Volume candlesticks: how they work and how to use them

Out of the wide range of chart types, candlestick charting is the most popular and effective type that allows traders to interpret prices and emotions of market makers. If you know how to analyze a candlestick chart, you increase the chances of successful trades. 

If you doubt this is true, look at Edson Gould, the most accurate forecaster with the longest track record. He used charts, market psychology, and some indicators to predict the direction of the stock market. He could foresee that Dow Jones would rise 400 points in the 20-year bullish market, it would hit 1,040 in 1973, and would top 3,000. The last prediction came true in 1991, four years after Mr. Gould died. 

Candlestick charts can be used for various assets, including stocks, currencies, derivatives, commodities, you name it. Candlesticks are widely used in combination with the volume indicator for a more comprehensive technical analysis. Therefore, a volume candlestick chart type was developed. Keep reading to find out the differences between traditional candlesticks and volume candlesticks. 

Background of candlesticks

In the 18th century, a businessman and rice trader, Munehisa Homma, noticed that traders’ emotions affected the price of rice. He invented the candlestick concept that would reflect those emotions and their impact. 

Volume candlestick vs. Japanese candlestick

A usual candlestick involves data on open, high, low, and close prices, as the volume candlestick does. 

A candle consists of a body that shows the difference between open and close prices. Shadows above and below the body are used to display the highest (upper shadow) and lowest (lower shadow) rates within a certain period (period of the timeframe). 

The color and the composition of the real body and shadows reflect the momentum and direction of an asset’s price. The most common colors for bullish candles are white and green, while bearish candles are usually black or red. 

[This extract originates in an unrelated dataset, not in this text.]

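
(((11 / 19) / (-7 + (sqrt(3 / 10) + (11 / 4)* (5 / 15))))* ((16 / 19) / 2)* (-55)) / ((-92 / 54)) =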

The difference between a traditional candlestick and a volume candlestick is that the latter has information about the market volume represented in the width of the candle. 

Application of volume candles

As it was mentioned above, the size of the width determines the level of volume. If the candlestick body is wide, the volume is high. If the body is narrow, the volume is low. 

1. Price volatility

The first and simplest way to use volume candlesticks is to determine whether the market is highly volatile. 

If candlesticks are narrow for a certain period, it’s a signal that traders show a low interest in an asset. Thus, the price is quite stable, and you can use this period to enter the market. 

When there are several candles with wide bodies, it may be a sign that traders are interested in an asset. The color of candles will show you whether buyers or sellers prevail in the market. You can use this period to enter the market and trade in the trend direction. 

2. Trend trading

Volume candles can help you to decide whether you should keep a trade. 

If you trade in a solid trend, candlesticks are expected to have the same color and be wide. If candles with another color appear within a trend, you should analyze how wide they are. If they are thick, there is no point to worry. You can keep your trade open to receive more rewards. At the same time, if you see wide candles, it’s time to close your trade and exit the market as a trend may reverse soon. 

3. Trend continuation

Volume candlesticks can be very helpful when entering continuation patterns and trading within a solid trend. In a robust trend, a pullback is a common thing. If you see that the price moves in a single direction for a period of time and there is a price reversal, you should evaluate the market conditions. 

If there are continuation patterns on the chart, for example, rising/falling three methods, you can open trade within a trend. Imagine there is a strong bullish trend and a formation of the rising three methods pattern. You should place a stop-loss order slightly below the third candle of the pattern and open a buy position with a take-profit target at the level of the recent high. This strategy works for small timeframes. 

4. Breakouts

Volume candlesticks can help traders who prefer the breakout trading strategy. The major drawback of the breakout strategy is that there is a high risk of fakeout (the price reverses back). 

When applying volume candlesticks, you should check whether the candle after the breakout candle is wide and moves beyond the breakout one. This is a sign that the price will continue moving in the breakout direction. If the candle is narrow and can’t move further, there is a risk of a reversal or a price correction.  

Final thoughts

Candlesticks include all necessary information a trader needs to analyze whether the market offers good opportunities for trade. If you know how to analyze the candlestick, you will get information about the level of interest in the asset at a given period, as well as who controls the market (bulls or bears).